OK, so it looks like AT&T has been throttling data speeds for customers who have “unlimited” data plans despite the fact that those plans are supposed to be, well, unlimited. Who’s going to do anything about it? The Federal Trade Commission? Well, maybe not. As Ars Technica reports, AT&T doesn’t think the FTC has the jurisdiction to stop them.
“AT&T plainly qualifies as a ‘common carrier’ for purposes of Section 5 because it provides mobile voice services subject to common-carrier regulation under Title II of the Communications Act,” AT&T argued. “The fact that AT&T’s mobile data services are not regulated as common-carrier services under the Communications Act is irrelevant… The FTC cannot rewrite the statute to expand its own jurisdiction.”

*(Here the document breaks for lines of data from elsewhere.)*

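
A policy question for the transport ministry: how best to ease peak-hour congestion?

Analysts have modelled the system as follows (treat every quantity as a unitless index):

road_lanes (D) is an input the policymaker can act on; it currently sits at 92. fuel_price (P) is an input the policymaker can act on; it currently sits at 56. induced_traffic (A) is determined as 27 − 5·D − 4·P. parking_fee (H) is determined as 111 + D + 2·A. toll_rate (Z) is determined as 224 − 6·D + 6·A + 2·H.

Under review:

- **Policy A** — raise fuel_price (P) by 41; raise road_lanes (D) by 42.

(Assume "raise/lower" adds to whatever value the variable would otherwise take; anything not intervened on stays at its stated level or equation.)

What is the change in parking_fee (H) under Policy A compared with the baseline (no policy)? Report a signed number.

Baseline:
  D = 92
  P = 56
  A = 27 − 5·92 − 4·56 = -657
  H = 111 + 92 + 2·(-657) = -1111
Policy A (P + 41, D + 42):
  D = 92 + 42 = 134
  P = 56 + 41 = 97
  A = 27 − 5·134 − 4·97 = -1031
  H = 111 + 134 + 2·(-1031) = -1817
Change in H: -1817 − (-1111) = -706

-706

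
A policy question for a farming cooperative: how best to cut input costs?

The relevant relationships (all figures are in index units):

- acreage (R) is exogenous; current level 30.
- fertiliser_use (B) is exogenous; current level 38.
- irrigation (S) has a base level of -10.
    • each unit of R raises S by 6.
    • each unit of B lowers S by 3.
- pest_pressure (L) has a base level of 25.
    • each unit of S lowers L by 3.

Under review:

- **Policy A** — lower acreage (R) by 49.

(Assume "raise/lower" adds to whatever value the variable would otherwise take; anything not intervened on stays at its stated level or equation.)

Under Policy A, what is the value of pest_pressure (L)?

739

Policy A (R − 49):
  R = 30 − 49 = -19
  B = 38
  S = -10 + 6·(-19) − 3·38 = -238
  L = 25 − 3·(-238) = 739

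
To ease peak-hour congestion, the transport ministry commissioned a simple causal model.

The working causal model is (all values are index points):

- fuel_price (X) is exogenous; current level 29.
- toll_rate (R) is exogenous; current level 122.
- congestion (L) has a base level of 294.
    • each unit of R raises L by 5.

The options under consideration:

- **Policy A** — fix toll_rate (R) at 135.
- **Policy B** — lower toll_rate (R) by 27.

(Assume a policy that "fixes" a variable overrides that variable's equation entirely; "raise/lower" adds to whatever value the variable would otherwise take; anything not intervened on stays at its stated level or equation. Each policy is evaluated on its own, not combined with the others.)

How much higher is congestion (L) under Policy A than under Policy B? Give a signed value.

200

Policy A (R := 135):
  R = 135
  L = 294 + 5·135 = 969
Policy B (R − 27):
  R = 122 − 27 = 95
  L = 294 + 5·95 = 769
L: 969 − 769 = 200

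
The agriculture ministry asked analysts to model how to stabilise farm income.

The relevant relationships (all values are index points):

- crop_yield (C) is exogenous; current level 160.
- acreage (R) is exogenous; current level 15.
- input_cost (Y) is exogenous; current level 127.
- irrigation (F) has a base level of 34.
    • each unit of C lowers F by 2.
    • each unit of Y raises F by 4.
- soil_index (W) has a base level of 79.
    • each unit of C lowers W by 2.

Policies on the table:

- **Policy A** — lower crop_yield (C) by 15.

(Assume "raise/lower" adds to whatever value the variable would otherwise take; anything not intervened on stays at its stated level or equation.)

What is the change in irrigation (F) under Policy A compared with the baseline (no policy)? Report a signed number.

30

Baseline:
  C = 160
  Y = 127
  F = 34 − 2·160 + 4·127 = 222
Policy A (C − 15):
  C = 160 − 15 = 145
  Y = 127
  F = 34 − 2·145 + 4·127 = 252
Change in F: 252 − 222 = 30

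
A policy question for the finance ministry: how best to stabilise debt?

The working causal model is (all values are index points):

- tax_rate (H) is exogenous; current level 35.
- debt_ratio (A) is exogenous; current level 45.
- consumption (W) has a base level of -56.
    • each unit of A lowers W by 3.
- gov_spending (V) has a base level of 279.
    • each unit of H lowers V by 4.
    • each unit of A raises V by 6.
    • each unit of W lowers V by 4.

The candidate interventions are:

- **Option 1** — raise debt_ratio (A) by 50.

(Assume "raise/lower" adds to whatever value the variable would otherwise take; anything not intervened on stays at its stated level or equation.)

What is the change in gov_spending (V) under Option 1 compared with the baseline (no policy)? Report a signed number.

Baseline:
  H = 35
  A = 45
  W = -56 − 3·45 = -191
  V = 279 − 4·35 + 6·45 − 4·(-191) = 1173
Option 1 (A + 50):
  H = 35
  A = 45 + 50 = 95
  W = -56 − 3·95 = -341
  V = 279 − 4·35 + 6·95 − 4·(-341) = 2073
Change in V: 2073 − 1173 = 900

900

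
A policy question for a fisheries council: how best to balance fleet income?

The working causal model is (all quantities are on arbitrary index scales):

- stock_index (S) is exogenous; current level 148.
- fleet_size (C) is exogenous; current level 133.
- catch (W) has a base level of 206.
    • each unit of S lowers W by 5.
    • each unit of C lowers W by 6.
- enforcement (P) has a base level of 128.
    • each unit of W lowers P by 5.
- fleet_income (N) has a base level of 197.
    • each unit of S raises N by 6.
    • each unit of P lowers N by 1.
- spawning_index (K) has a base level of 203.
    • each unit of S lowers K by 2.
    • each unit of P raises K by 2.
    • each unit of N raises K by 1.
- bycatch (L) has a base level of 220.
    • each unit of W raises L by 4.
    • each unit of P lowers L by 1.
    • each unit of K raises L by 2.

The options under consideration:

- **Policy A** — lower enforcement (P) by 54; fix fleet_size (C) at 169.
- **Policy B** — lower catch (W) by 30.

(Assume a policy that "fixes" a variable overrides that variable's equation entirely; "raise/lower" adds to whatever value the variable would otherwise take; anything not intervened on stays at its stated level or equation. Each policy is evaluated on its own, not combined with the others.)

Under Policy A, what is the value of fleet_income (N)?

-6729

Policy A (P − 54, C := 169):
  S = 148
  C = 169
  W = 206 − 5·148 − 6·169 = -1548
  P = 128 − 5·(-1548) (−54 from intervention) = 7814
  N = 197 + 6·148 − 7814 = -6729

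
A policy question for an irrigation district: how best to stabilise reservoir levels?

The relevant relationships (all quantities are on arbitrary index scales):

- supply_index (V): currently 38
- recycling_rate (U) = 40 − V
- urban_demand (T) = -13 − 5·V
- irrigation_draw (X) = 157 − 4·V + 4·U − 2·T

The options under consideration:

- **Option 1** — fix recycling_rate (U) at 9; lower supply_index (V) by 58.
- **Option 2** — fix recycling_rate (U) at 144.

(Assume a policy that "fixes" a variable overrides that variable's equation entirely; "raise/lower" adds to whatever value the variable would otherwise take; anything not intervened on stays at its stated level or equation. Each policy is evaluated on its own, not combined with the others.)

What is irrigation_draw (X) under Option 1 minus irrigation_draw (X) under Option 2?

-888

Option 1 (U := 9, V − 58):
  V = 38 − 58 = -20
  U = 9
  T = -13 − 5·(-20) = 87
  X = 157 − 4·(-20) + 4·9 − 2·87 = 99
Option 2 (U := 144):
  V = 38
  U = 144
  T = -13 − 5·38 = -203
  X = 157 − 4·38 + 4·144 − 2·(-203) = 987
X: 99 − 987 = -888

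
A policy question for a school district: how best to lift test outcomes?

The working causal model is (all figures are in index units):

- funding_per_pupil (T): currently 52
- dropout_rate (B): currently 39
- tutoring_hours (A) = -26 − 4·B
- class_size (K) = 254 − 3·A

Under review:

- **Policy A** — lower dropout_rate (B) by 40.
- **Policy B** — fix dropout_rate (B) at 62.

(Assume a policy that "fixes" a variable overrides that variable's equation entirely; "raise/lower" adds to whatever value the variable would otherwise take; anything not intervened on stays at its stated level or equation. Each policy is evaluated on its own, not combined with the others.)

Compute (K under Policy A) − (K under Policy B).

-756

Policy A (B − 40):
  B = 39 − 40 = -1
  A = -26 − 4·(-1) = -22
  K = 254 − 3·(-22) = 320
Policy B (B := 62):
  B = 62
  A = -26 − 4·62 = -274
  K = 254 − 3·(-274) = 1076
K: 320 − 1076 = -756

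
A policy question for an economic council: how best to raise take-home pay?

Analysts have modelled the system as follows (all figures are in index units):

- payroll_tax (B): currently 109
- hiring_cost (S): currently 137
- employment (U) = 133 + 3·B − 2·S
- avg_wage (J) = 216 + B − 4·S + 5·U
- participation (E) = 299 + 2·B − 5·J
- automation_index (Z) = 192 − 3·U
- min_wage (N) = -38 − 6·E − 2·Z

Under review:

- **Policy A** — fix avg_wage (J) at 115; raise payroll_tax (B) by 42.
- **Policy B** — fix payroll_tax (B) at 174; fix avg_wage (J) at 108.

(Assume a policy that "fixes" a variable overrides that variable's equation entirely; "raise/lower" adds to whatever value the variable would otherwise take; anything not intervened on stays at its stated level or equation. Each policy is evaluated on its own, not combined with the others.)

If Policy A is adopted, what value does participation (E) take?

26

Policy A (J := 115, B + 42):
  B = 109 + 42 = 151
  S = 137
  U = 133 + 3·151 − 2·137 = 312
  J = 115
  E = 299 + 2·151 − 5·115 = 26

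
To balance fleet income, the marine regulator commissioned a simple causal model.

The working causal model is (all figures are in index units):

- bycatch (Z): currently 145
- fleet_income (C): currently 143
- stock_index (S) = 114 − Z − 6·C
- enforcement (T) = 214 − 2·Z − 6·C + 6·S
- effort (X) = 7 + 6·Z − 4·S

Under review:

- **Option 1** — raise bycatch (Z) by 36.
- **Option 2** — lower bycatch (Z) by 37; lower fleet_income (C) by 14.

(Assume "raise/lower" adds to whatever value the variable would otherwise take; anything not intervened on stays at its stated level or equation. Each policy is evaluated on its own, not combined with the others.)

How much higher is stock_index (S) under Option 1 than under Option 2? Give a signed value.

-157

Option 1 (Z + 36):
  Z = 145 + 36 = 181
  C = 143
  S = 114 − 181 − 6·143 = -925
Option 2 (Z − 37, C − 14):
  Z = 145 − 37 = 108
  C = 143 − 14 = 129
  S = 114 − 108 − 6·129 = -768
S: -925 − (-768) = -157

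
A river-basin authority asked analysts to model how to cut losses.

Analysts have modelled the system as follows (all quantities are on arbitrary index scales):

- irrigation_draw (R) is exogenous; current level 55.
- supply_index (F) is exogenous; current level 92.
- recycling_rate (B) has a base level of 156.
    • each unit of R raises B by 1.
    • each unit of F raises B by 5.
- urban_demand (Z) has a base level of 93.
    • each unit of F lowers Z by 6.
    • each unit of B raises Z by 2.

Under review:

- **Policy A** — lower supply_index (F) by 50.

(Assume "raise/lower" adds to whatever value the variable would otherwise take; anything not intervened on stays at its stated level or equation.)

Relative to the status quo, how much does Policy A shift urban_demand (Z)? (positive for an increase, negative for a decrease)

Baseline:
  R = 55
  F = 92
  B = 156 + 55 + 5·92 = 671
  Z = 93 − 6·92 + 2·671 = 883
Policy A (F − 50):
  R = 55
  F = 92 − 50 = 42
  B = 156 + 55 + 5·42 = 421
  Z = 93 − 6·42 + 2·421 = 683
Change in Z: 683 − 883 = -200

-200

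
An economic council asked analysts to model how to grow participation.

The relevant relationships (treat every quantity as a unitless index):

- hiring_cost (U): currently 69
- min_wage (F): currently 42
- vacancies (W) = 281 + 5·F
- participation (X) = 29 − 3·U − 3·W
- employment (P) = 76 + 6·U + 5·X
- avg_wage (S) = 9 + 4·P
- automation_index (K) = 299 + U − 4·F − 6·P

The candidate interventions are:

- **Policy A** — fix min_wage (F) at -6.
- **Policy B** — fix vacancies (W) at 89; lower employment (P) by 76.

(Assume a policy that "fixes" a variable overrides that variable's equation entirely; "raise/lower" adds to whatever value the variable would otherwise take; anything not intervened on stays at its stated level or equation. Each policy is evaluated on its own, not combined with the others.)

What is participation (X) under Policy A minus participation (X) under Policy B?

-486

Policy A (F := -6):
  U = 69
  F = -6
  W = 281 + 5·(-6) = 251
  X = 29 − 3·69 − 3·251 = -931
Policy B (W := 89, P − 76):
  U = 69
  F = 42
  W = 89
  X = 29 − 3·69 − 3·89 = -445
X: -931 − (-445) = -486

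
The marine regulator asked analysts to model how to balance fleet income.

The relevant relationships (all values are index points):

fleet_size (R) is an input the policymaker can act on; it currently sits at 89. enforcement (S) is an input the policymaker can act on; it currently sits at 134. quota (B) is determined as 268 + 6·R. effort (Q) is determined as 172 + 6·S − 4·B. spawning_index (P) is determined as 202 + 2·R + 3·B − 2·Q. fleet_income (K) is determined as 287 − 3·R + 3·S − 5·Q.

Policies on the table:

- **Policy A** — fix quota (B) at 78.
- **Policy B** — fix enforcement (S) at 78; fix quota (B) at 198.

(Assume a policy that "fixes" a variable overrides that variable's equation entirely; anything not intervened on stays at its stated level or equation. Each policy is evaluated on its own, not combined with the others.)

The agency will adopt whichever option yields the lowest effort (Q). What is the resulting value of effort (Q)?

Policy A (B := 78):
  R = 89
  S = 134
  B = 78
  Q = 172 + 6·134 − 4·78 = 664
Policy B (S := 78, B := 198):
  R = 89
  S = 78
  B = 198
  Q = 172 + 6·78 − 4·198 = -152
Comparing — Policy A: Q=664, Policy B: Q=-152. Lowest is -152 (Policy B).

-152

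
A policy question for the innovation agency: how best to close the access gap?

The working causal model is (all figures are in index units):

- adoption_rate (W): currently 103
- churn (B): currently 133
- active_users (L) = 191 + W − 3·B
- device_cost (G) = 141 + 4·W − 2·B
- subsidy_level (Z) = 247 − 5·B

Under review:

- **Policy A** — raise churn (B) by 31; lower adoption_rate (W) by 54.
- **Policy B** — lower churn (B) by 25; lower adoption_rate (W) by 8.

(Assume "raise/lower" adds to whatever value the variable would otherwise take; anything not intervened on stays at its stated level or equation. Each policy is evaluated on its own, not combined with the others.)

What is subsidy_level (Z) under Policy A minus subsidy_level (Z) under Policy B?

-280

Policy A (B + 31, W − 54):
  B = 133 + 31 = 164
  Z = 247 − 5·164 = -573
Policy B (B − 25, W − 8):
  B = 133 − 25 = 108
  Z = 247 − 5·108 = -293
Z: -573 − (-293) = -280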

In other words, because AT&T as a whole is classified as a regulated common carrier, it’s the Federal Communications Commission’s job to oversee how it handles data on its mobile network… despite the fact that AT&T and other carriers have been howling that the FCC shouldn’t try to oversee how they handle data on their mobile networks through network neutrality rules.
The FTC this past fall sued AT&T for allegedly misleading its customers “by charging them for ‘unlimited’ data plans while reducing their data speeds, in some cases by nearly 90 percent” if they used too much of their “unlimited” data. AT&T has called the charges baseless and is vowing to fight the FTC’s suit.